Thomas Meighgan was a big 20s star. He wasn’t as big as Charlie Chaplin or Mary Pickford or Douglas Fairbanks but Meighgan was still BIG.

Fatty Arbuckle. It’s a give-away from a theater. Fatty was involved in a scandal in 1921 that ruined his career.

If I remember correctly I found this at a “paper and postcard” show. The scan doesn’t do the paper justice because it has a watermark. I bought it because I like Laurel & Hardy and Charley Chase.

Gilbert Roland. Gilbert is also one of my favorites due to his portrayal of Gaucho in The Bad and the Beautiful. He is so charming, suave and manly in that movie.

Gilbert Roland is the kind of man I had in mind when I wrote the character of Felix De la Santos in my book, The Odd Fellows.
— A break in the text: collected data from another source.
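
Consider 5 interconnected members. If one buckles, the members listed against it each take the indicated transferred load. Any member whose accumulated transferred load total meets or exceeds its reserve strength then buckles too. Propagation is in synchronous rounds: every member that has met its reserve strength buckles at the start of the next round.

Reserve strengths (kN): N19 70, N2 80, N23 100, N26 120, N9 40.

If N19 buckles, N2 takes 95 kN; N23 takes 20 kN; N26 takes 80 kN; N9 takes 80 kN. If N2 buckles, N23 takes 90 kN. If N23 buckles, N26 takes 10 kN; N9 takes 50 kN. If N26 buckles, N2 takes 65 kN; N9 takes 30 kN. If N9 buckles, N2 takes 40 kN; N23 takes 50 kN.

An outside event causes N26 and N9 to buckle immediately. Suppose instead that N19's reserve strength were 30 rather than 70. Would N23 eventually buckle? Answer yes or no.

yes

With N19's reserve strength at 30:
Round 1 — N26, N9 buckle (initial).
  N2: +65+40 → 105 ≥ 80
  N23: +50 → 50 < 100
Round 2 — N2 buckles.
  N23: +90 → 140 ≥ 100
Round 3 — N23 buckles.
No further bucklings.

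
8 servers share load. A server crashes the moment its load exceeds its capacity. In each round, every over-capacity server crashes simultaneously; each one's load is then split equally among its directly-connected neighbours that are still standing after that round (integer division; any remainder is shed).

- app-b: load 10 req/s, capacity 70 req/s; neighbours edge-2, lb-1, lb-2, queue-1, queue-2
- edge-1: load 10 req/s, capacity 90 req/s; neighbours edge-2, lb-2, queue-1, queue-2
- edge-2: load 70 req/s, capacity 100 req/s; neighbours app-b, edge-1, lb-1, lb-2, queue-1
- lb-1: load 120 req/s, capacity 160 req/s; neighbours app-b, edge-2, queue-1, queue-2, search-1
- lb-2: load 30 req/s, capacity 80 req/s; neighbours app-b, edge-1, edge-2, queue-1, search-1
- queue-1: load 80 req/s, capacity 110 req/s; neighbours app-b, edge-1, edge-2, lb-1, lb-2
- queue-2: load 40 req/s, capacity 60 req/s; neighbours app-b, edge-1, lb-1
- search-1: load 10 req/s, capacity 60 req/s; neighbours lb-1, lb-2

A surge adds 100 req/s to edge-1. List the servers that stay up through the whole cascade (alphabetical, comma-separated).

Round 1 — edge-1 at 110 > 90. edge-1 crashes.
  edge-1 sheds 110 req/s to edge-2, lb-2, queue-1, queue-2: 27 each (2 lost).
    edge-2: 70+27 = 97 ≤ 100
    lb-2: 30+27 = 57 ≤ 80
    queue-1: 80+27 = 107 ≤ 110
    queue-2: 40+27 = 67 > 60
Round 2 — queue-2 crashes.
  queue-2 sheds 67 req/s to app-b, lb-1: 33 each (1 lost).
    app-b: 10+33 = 43 ≤ 70
    lb-1: 120+33 = 153 ≤ 160
No further crashes.

app-b, edge-2, lb-1, lb-2, queue-1, search-1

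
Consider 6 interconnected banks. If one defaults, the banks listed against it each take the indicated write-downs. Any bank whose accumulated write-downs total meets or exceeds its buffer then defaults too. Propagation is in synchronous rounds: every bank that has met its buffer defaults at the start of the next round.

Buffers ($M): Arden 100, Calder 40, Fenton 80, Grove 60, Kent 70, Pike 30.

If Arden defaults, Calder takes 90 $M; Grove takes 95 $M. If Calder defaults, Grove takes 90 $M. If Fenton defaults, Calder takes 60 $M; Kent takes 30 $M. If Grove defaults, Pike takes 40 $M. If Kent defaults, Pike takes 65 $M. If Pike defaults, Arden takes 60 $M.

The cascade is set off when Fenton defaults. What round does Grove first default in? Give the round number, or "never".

3

Round 1 — Fenton defaults (initial).
  Calder: +60 → 60 ≥ 40
  Kent: +30 → 30 < 70
Round 2 — Calder defaults.
  Grove: +90 → 90 ≥ 60
Round 3 — Grove defaults.
  Pike: +40 → 40 ≥ 30
Round 4 — Pike defaults.
  Arden: +60 → 60 < 100
No further defaults.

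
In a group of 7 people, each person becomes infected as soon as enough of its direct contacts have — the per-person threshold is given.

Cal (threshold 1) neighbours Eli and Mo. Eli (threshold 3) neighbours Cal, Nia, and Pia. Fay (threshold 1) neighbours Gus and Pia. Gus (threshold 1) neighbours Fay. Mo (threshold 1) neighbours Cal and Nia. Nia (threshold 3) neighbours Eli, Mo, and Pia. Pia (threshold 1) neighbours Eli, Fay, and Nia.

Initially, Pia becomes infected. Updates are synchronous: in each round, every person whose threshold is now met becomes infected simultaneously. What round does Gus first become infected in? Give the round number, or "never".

3

Round 1 — Pia becomes infected (initial).
Round 2 — checking thresholds:
  Eli: 1 of 3 neighbours < 3, not yet.
  Fay: 1 of 2 neighbours ≥ 1, becomes infected.
  Nia: 1 of 3 neighbours < 3, not yet.
Round 3 — checking thresholds:
  Eli: 1 of 3 neighbours < 3, not yet.
  Gus: 1 of 1 neighbours ≥ 1, becomes infected.
  Nia: 1 of 3 neighbours < 3, not yet.
Round 4 — no new infections; cascade stops.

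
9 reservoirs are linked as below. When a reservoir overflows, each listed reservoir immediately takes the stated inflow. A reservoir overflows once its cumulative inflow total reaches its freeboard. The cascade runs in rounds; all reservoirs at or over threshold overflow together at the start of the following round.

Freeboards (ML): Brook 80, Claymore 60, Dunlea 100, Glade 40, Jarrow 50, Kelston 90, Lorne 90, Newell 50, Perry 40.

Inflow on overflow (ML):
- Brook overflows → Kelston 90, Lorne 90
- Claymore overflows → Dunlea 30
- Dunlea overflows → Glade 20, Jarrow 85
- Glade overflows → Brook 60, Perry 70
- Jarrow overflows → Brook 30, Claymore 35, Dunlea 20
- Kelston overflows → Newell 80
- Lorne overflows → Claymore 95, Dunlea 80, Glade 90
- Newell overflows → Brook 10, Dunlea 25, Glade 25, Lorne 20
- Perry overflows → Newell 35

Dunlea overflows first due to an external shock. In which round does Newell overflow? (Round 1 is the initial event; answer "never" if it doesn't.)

Round 1 — Dunlea overflows (initial).
  Glade: +20 → 20 < 40
  Jarrow: +85 → 85 ≥ 50
Round 2 — Jarrow overflows.
  Brook: +30 → 30 < 80
  Claymore: +35 → 35 < 60
No further overflows.

never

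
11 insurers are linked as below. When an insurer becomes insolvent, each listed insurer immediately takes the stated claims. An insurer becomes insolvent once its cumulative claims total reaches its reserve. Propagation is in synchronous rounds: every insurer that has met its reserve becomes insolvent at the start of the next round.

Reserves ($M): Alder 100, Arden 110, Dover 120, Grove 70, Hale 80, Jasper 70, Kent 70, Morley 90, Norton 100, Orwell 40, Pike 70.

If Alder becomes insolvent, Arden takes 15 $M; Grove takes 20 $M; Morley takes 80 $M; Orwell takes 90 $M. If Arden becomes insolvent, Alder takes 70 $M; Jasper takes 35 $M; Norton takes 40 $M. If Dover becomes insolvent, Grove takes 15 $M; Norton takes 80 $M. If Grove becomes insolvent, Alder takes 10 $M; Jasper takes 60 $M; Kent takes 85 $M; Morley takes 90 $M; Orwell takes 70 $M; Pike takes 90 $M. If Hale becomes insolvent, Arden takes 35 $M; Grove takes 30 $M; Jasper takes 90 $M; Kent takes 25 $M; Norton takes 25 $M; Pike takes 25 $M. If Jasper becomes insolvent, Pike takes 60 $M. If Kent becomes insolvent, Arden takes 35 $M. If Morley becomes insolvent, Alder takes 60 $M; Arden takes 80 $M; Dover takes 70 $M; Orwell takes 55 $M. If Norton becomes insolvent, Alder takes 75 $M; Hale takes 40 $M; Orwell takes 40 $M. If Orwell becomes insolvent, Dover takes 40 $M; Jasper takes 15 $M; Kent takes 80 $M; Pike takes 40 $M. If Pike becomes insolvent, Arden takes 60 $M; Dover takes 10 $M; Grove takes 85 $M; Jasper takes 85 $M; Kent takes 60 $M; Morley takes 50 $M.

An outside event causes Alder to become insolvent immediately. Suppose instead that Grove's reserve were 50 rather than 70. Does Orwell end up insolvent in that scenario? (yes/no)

yes

With Grove's reserve at 50:
Round 1 — Alder becomes insolvent (initial).
  Arden: +15 → 15 < 110
  Grove: +20 → 20 < 50
  Morley: +80 → 80 < 90
  Orwell: +90 → 90 ≥ 40
Round 2 — Orwell becomes insolvent.
  Dover: +40 → 40 < 120
  Jasper: +15 → 15 < 70
  Kent: +80 → 80 ≥ 70
  Pike: +40 → 40 < 70
Round 3 — Kent becomes insolvent.
  Arden: +35 → 50 < 110
No further insolvencies.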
Wallace Reid. It’s unfortunate he had that drug problem. He’s quite enjoyable in the movies I’ve seen him in despite his addiction.
This is a Beautebox Canoco tin. They were sold with candy or cosmetics inside.

Jackie Coogan. He co-starred with Chaplin in The Kid and he played Uncle Fester Frump on The Addams Family TV show.
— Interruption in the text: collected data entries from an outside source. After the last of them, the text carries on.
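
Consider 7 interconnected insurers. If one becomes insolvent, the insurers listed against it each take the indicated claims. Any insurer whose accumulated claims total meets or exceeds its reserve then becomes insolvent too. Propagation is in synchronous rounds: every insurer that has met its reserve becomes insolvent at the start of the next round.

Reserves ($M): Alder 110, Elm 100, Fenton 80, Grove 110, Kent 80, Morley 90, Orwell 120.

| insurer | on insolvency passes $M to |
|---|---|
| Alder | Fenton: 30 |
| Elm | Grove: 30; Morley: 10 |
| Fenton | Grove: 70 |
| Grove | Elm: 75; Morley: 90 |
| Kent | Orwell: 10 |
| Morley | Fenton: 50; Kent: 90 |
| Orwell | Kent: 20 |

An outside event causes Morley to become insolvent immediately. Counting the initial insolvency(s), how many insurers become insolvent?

Round 1 — Morley becomes insolvent (initial).
  Fenton: +50 → 50 < 80
  Kent: +90 → 90 ≥ 80
Round 2 — Kent becomes insolvent.
  Orwell: +10 → 10 < 120
No further insolvencies.

2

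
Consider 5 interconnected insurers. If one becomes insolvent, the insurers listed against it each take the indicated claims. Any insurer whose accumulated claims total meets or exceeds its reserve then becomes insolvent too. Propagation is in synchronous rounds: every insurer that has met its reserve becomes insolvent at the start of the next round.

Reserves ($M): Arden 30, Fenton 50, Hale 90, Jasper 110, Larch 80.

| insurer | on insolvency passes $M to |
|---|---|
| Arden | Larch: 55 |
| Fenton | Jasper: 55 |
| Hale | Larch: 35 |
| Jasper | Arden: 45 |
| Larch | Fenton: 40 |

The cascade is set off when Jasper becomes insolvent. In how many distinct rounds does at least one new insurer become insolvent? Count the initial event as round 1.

Round 1 — Jasper becomes insolvent (initial).
  Arden: +45 → 45 ≥ 30
Round 2 — Arden becomes insolvent.
  Larch: +55 → 55 < 80
No further insolvencies.

2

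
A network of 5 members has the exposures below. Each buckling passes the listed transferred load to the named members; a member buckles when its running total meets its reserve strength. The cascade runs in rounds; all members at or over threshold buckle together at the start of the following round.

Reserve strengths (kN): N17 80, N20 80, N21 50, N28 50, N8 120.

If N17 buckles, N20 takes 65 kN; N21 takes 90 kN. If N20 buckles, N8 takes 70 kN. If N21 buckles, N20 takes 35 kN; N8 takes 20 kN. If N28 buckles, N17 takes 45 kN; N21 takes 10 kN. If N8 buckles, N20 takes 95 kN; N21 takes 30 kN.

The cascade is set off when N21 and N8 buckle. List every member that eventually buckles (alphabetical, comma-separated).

N20, N21, N8

Round 1 — N21, N8 buckle (initial).
  N20: +35+95 → 130 ≥ 80
Round 2 — N20 buckles.
No further bucklings.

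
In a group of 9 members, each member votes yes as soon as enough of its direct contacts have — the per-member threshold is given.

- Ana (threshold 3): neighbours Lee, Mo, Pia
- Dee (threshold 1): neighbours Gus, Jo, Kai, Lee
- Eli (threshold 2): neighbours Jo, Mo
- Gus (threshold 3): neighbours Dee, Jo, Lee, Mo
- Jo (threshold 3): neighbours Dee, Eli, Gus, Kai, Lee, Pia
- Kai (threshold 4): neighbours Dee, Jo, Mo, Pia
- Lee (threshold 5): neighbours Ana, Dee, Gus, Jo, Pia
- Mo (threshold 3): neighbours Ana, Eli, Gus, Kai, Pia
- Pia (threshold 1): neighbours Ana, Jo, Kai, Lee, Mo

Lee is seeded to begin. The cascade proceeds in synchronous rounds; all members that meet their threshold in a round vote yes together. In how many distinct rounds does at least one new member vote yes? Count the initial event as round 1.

Round 1 — Lee votes yes (initial).
Round 2 — checking thresholds:
  Ana: 1 of 3 neighbours < 3, not yet.
  Dee: 1 of 4 neighbours ≥ 1, votes yes.
  Gus: 1 of 4 neighbours < 3, not yet.
  Jo: 1 of 6 neighbours < 3, not yet.
  Pia: 1 of 5 neighbours ≥ 1, votes yes.
Round 3 — checking thresholds:
  Ana: 2 of 3 neighbours < 3, not yet.
  Gus: 2 of 4 neighbours < 3, not yet.
  Jo: 3 of 6 neighbours ≥ 3, votes yes.
  Kai: 2 of 4 neighbours < 4, not yet.
  Mo: 1 of 5 neighbours < 3, not yet.
Round 4 — checking thresholds:
  Ana: 2 of 3 neighbours < 3, not yet.
  Eli: 1 of 2 neighbours < 2, not yet.
  Gus: 3 of 4 neighbours ≥ 3, votes yes.
  Kai: 3 of 4 neighbours < 4, not yet.
  Mo: 1 of 5 neighbours < 3, not yet.
Round 5 — no new yes votes; cascade stops.

4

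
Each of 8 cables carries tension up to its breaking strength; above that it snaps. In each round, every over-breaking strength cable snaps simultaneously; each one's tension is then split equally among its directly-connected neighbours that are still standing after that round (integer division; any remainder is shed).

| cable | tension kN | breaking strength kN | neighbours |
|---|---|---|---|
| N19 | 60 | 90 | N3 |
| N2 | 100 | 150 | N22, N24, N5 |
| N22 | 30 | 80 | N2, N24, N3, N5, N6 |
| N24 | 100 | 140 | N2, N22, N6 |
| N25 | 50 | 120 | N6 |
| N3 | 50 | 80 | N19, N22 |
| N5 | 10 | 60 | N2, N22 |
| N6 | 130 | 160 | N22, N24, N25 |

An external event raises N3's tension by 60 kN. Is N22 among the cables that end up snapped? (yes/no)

Round 1 — N3 at 110 > 80. N3 snaps.
  N3 sheds 110 kN to N19, N22: 55 each.
    N19: 60+55 = 115 > 90
    N22: 30+55 = 85 > 80
Round 2 — N19, N22 snap.
  N19 sheds 115 kN: no online neighbours, lost.
  N22 sheds 85 kN to N2, N24, N5, N6: 21 each (1 lost).
    N2: 100+21 = 121 ≤ 150
    N24: 100+21 = 121 ≤ 140
    N5: 10+21 = 31 ≤ 60
    N6: 130+21 = 151 ≤ 160
No further breaks.

yes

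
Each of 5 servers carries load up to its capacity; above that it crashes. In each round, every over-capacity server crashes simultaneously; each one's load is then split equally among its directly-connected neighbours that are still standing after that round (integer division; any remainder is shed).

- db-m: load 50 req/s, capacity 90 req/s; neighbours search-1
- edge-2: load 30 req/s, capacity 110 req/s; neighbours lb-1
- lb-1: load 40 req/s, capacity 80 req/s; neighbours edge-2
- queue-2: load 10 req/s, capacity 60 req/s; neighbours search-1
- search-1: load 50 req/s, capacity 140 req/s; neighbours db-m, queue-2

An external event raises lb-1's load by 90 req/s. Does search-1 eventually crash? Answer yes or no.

no

Round 1 — lb-1 at 130 > 80. lb-1 crashes.
  lb-1 sheds 130 req/s to edge-2: 130 each.
    edge-2: 30+130 = 160 > 110
Round 2 — edge-2 crashes.
  edge-2 sheds 160 req/s: no online neighbours, lost.
No further crashes.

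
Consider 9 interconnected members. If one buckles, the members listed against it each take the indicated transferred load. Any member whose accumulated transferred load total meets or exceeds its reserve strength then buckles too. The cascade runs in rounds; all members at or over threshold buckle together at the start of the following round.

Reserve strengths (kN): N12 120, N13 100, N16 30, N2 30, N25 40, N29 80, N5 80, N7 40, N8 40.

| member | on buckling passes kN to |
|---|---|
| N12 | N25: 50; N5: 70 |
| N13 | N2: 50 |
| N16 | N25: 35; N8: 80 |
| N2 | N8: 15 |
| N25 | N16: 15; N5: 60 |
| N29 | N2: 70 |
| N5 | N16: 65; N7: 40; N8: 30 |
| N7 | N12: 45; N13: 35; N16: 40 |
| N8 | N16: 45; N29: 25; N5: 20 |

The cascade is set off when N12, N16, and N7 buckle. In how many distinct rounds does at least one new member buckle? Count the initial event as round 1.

Round 1 — N12, N16, N7 buckle (initial).
  N13: +35 → 35 < 100
  N25: +50+35 → 85 ≥ 40
  N5: +70 → 70 < 80
  N8: +80 → 80 ≥ 40
Round 2 — N25, N8 buckle.
  N29: +25 → 25 < 80
  N5: +60+20 → 150 ≥ 80
Round 3 — N5 buckles.
No further bucklings.

3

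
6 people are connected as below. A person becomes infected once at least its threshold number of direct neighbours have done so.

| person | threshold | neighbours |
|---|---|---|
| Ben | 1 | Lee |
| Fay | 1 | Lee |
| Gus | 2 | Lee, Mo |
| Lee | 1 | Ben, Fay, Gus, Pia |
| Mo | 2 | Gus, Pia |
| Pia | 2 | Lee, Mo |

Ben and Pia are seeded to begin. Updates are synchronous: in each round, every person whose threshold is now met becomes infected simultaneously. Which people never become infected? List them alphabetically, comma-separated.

Gus, Mo

Round 1 — Ben, Pia become infected (initial).
Round 2 — checking thresholds:
  Lee: 2 of 4 neighbours ≥ 1, becomes infected.
  Mo: 1 of 2 neighbours < 2, not yet.
Round 3 — checking thresholds:
  Fay: 1 of 1 neighbours ≥ 1, becomes infected.
  Gus: 1 of 2 neighbours < 2, not yet.
  Mo: 1 of 2 neighbours < 2, not yet.
Round 4 — no new infections; cascade stops.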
I’ve had this glass slide for years but was never able to get a good image for this site. Finally, I got one.

I know practically nothing about this silent film actor but I really like this photograph. He looks so confident. Addendum: I found out that he was born in Dublin, Ireland. His films were released by Pathe and his first big success was in Peggy (1916) opposite Billie Burke.

It’s Buster Keaton. My brother recently sent me a copy of Steamboat Bill, Jr. to watch. I had never seen the film. It was very amusing. I especially liked the hat sequence near the beginning of the movie and the wind (tornado?) sequence near the end of the movie.
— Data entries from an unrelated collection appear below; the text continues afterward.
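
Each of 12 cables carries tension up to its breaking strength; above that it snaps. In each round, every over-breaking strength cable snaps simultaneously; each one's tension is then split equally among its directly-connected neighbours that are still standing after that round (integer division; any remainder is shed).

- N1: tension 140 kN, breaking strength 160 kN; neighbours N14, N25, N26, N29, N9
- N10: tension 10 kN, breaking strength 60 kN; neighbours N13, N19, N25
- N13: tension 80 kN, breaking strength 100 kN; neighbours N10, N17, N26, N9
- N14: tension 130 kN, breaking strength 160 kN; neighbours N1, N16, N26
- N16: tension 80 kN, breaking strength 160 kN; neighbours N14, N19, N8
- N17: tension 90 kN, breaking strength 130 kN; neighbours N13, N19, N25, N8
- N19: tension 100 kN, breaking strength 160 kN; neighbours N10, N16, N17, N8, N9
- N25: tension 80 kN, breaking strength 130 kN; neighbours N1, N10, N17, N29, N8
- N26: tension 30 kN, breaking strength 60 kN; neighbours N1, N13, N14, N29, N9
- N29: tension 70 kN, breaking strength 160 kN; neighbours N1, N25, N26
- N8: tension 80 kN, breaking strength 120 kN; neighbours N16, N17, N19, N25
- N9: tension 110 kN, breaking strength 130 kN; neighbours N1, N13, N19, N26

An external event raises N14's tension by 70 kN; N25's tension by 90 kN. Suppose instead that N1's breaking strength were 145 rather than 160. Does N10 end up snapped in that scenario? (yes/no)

With N1's breaking strength at 145:
Round 1 — N14 at 200 > 160; N25 at 170 > 130. N14, N25 snap.
  N14 sheds 200 kN to N1, N16, N26: 66 each (2 lost).
    N1: 140+66 = 206 > 145
    N16: 80+66 = 146 ≤ 160
    N26: 30+66 = 96 > 60
  N25 sheds 170 kN to N1, N10, N17, N29, N8: 34 each.
    N1: 206+34 = 240 > 145
    N10: 10+34 = 44 ≤ 60
    N17: 90+34 = 124 ≤ 130
    N29: 70+34 = 104 ≤ 160
    N8: 80+34 = 114 ≤ 120
Round 2 — N1, N26 snap.
  N1 sheds 240 kN to N29, N9: 120 each.
    N29: 104+120 = 224 > 160
    N9: 110+120 = 230 > 130
  N26 sheds 96 kN to N13, N29, N9: 32 each.
    N13: 80+32 = 112 > 100
    N29: 224+32 = 256 > 160
    N9: 230+32 = 262 > 130
Round 3 — N13, N29, N9 snap.
  N13 sheds 112 kN to N10, N17: 56 each.
    N10: 44+56 = 100 > 60
    N17: 124+56 = 180 > 130
  N29 sheds 256 kN: no online neighbours, lost.
  N9 sheds 262 kN to N19: 262 each.
    N19: 100+262 = 362 > 160
Round 4 — N10, N17, N19 snap.
  N10 sheds 100 kN: no online neighbours, lost.
  N17 sheds 180 kN to N8: 180 each.
    N8: 114+180 = 294 > 120
  N19 sheds 362 kN to N16, N8: 181 each.
    N16: 146+181 = 327 > 160
    N8: 294+181 = 475 > 120
Round 5 — N16, N8 snap.
  N16 sheds 327 kN: no online neighbours, lost.
  N8 sheds 475 kN: no online neighbours, lost.
No further breaks.

yes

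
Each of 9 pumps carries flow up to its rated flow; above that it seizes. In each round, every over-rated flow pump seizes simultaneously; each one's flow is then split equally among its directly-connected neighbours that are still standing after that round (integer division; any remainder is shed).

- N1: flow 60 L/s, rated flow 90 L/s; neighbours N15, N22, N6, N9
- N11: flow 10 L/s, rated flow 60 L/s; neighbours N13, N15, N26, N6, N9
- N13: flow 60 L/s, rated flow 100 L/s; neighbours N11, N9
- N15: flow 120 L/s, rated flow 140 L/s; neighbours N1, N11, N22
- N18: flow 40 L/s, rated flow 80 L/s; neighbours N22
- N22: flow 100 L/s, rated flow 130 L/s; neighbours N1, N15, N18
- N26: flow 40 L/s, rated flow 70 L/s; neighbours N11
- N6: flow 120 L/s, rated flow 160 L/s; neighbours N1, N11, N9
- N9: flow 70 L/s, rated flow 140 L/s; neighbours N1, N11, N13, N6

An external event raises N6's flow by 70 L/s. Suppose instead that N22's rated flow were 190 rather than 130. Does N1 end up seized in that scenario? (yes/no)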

They’re playing cards from the 1920s. On the card’s reverse is a scene from Ben-Hur. Two big stars here. Antonio Moreno is the guy studios went to when Rudolph Valentino and Ramon Navarro weren’t available. Thomas Meighan starred in a series of provocatively titled movies including: Woman-Proof (1923), The Bachelor Daddy (1922), White and Unmarried (1921) and The Probation Wife (1919).

Bryant Washburn was in some pretty forgettable movies but they have great titles: The Mail Order Wife (1912), A Splendid Dishonor (1914), Mongrel and Master (1914), Trinkets of Tragedy (1914), and The Meanest Man in the World (1923). Mabel Normand was big in comedy, was involved with Producer Mack Sennet and had one of those drug problems that so many stars seem to have. She died from TB (!?) in 1930.

I don’t know much about King Baggot but I like his name. Francis X. Bushman was in the original Ben-Hur with Ramon Navarro.

I know nothing about Jack Kerrigan. I like this shot of William S. Hart because he looks so stylized. That handkerchief around his neck is perfectly tied.

If I remember correctly Wallace Reid died from complications during “withdrawal.” George Walsh posed for some “art photographs” when he was younger. G.M. Anderson was another cowboy movie star who went by the name Broncho Billy Anderson.

I like the cigarette up near the top. Wally was a smoker. There’s a famous photo of him smoking in Hollywood Babylon.

Over the weekend I was in Hollywood and stopped off to see Rudy and Doug. Rudy opted for one of those crypt in the walls things. It’s very nice. I can see myself in one of them.

I bought this postcard online recently. Maciste would be similar to Hercules. Maciste was in Cabiria (1914) and many other Maciste movies through the teens and into the 1920s.

Doug from the side. I don’t know if this is the best likeness of Doug. Doug is much handsomer than this statue but the statue certainly invokes his spirit.

I found this handbill for a Doug movie over the weekend. They’re normally folded but this one hadn’t even been folded.

Last Friday I went to DeLongpre Park in Hollywood. It’s 2 blocks south of Sunset and 3 blocks east of Highland. There are 2 Rudolph Valentino statues there. This guy looks like a rocket.

I found this plate a couple of weeks ago in Ontario at a place called Trash & Treasure on San Antonio Street. Bryant Washburn was a star in the teens and into the early twenties and certainly had many movies tailored for him. The back of the plate says Star Players Photo Company, Chicago. [note: that white streak is the reflection of the scanner’s bulb on the plate.]